Former U.S. Secretary of State Hillary Rodham Clinton addresses the important roles women can play in peace-building efforts and presents awards to Colombian peace agreement leaders during a ceremony hosted by the Georgetown Institute for Women, Peace and Security.
Former U.S. Secretary of State Hillary Rodham Clinton told a Georgetown audience today that “advancing the rights and full participation of women and girls is the great unfinished business of the 21st century.”
The former presidential candidate’s remarks were part of the annual Hillary Rodham Clinton Awards for Advancing Women in Peace and Security ceremony, hosted annually by the Georgetown Institute for Women, Peace and Security (GIWPS).

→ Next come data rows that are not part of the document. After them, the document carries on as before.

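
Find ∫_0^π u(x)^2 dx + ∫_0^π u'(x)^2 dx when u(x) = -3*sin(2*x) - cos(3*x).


||u||_{H^1(0,π)}^2 = -48 + 55*π/2

u'(x) = 3*sin(3*x) - 6*cos(2*x).
Expand u² and (u')² and integrate term by term on (0, π), using: for integers n ≥ 1, ∫_0^π sin²(nx) dx = ∫_0^π cos²(nx) dx = π/2; for n ≠ n', ∫_0^π sin(nx)sin(n'x) dx = ∫_0^π cos(nx)cos(n'x) dx = 0; and by product-to-sum, ∫_0^π sin(nx)cos(n'x) dx = ½∫_0^π [sin((n+n')x) + sin((n−n')x)] dx, which is 0 when n+n' is even and 2n/(n²−n'²) when n+n' is odd (it need not vanish on (0, π)).
  u² squared terms: (-1)²·∫cos(3x)² dx = 1·π/2 = π/2;  (-3)²·∫sin(2x)² dx = 9·π/2 = 9*π/2.
  u² cross terms: 2·(-1)·(-3)·∫cos(3x)·sin(2x) dx = 6·(-4/5) = -24/5.
  So ∫_0^π u² dx = π/2 + 9*π/2 − 24/5 = -24/5 + 5*π.
  (u')² squared terms: (-6)²·∫cos(2x)² dx = 36·π/2 = 18*π;  (3)²·∫sin(3x)² dx = 9·π/2 = 9*π/2.
  (u')² cross terms: 2·(-6)·(3)·∫cos(2x)·sin(3x) dx = -36·(6/5) = -216/5.
  So ∫_0^π (u')² dx = 18*π + 9*π/2 − 216/5 = -216/5 + 45*π/2.
||u||_{H^1}^2 = (-24/5 + 5*π) + (-216/5 + 45*π/2) = -48 + 55*π/2.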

Clinton presented four awards in a packed Gaston Hall to Colombians who played a crucial role in the 2016 historic peace agreement that ended over five decades of conflict in their country.
National Action Plan
In her introductory remarks, Clinton recalled launching the U.S. National Action Plan on Women, Peace and Security at Georgetown six years ago.
“We came here to Georgetown to declare that the issue of women’s full participation in peace and security could no longer be delegated to the margins of international affairs,” said Clinton, also the honorary founding chair of GIWPS.
“I believed then, and I have to tell you I believe even more fiercely today, that advancing the full participation and rights of women and girls is the great unfinished business of the 21st century,” she explained.
Organizing, Agitating, Negotiating
The Colombian peace agreement, reached late last year between the Colombian government and the Revolutionary Armed Forces of Colombia (FARC), ended the longest armed conflict in the Western Hemisphere.
“In Colombia … we’ve seen women organize, agitate and negotiate to help bring to a close to more than 50 years of bloodshed,” Clinton said, “while conflict raged and efforts to stop the violence failed, women not only took their places at the table, they opened up the peace process to women across Colombia and urged over and over again that all parties not walk away until they reached an agreement.”
Clinton presented awards to Humberto De la Calle, lead negotiator for the Colombian government and former vice president of Colombia; Maria Paulina Riveros, a high-ranking member of the Colombian negotiating team and co-chair of the Gender Sub-Commission and deputy attorney general of Colombia; Elena Ambrosi, thematic director of the Office of the High Commissioner for Peace and a key member of the Colombian government’s negotiating team in Havana; and Jineth Bedoya, a journalist and advocate for victims of sexual violence.
After the former secretary of state’s introductory remarks, Melanne Verveer, executive director of the institute, moderated a panel discussion with the awardees.
Verveer was chief of staff to Clinton when she was first lady and the first United States Ambassador-at-Large for Global Women’s Issues.
“The Colombian peace agreement without any doubt progresses women’s rights, but even more importantly, it guarantees a gender approach in peacemaking and peace-building,” De la Calle said after Verveer asked the panel what they were most proud of.
He thanked the women of the government’s delegation, including Riveros, Ambrosi and other women in the negotiations for their “tireless enthusiasm and leadership and perseverance” during the most difficult moments of the peace process.
‘Raise Our Voices’
Through an interpreter, the female awardees also talked about such violence, which was personal for one of them.
Bedoya, whom Verveer noted had been kidnapped, raped and tortured in the course of her career as a journalist, warned that rulers around the world should not “forget that sexual violence against women is a crime and women in many corners of the world are ready to raise our voices and fight for our rights.”
Riveros noted that during the conflict women were victims but were also advisors, professionals, mothers and family members.
“My greatest pride has to do with the fact that today we can show women in Colombia and around the world this example of the establishing of a framework that allows women to [participate] in all of those roles,” she said.
After Verveer asked the group what the international community could do to help Colombia implement the peace agreement, both Bedoya and Ambrosi suggested supporting the country’s social organizations and projects.
“What we truly have to support is the projects that are being implemented in the regions that will really make a difference in the peace process,” Bedoya said. “That is where the future of Colombia lies – it’s spending more in social projects so that we can give a new face to our country… that is the best support we can get from the international community.”
Ambrosi said she believes the agreement has a “robust mechanism for implementation and follow up where the international community has a very important role to play.”
Women, Peace and Security
The Hillary Rodham Clinton Awards are bestowed annually by GIWPS for exceptional leadership in recognizing the important role of women in creating a more peaceful and secure world.
Last year, the award was presented to Zainab Bangura, special representative to the United Nations secretary general for sexual violence in conflict, for her commitment to eradicating sexual violence.
Past recipients also include U.N. Special Envoy Staffan de Mistura; Philippines chief negotiator Miriam Coronel Ferrer; British Foreign Secretary William Hague; Congolese humanitarian Dr. Denis Mukwege; NATO Secretary General Anders Fogh Rasmussen and Guatemalan Attorney General Claudia Paz y Paz.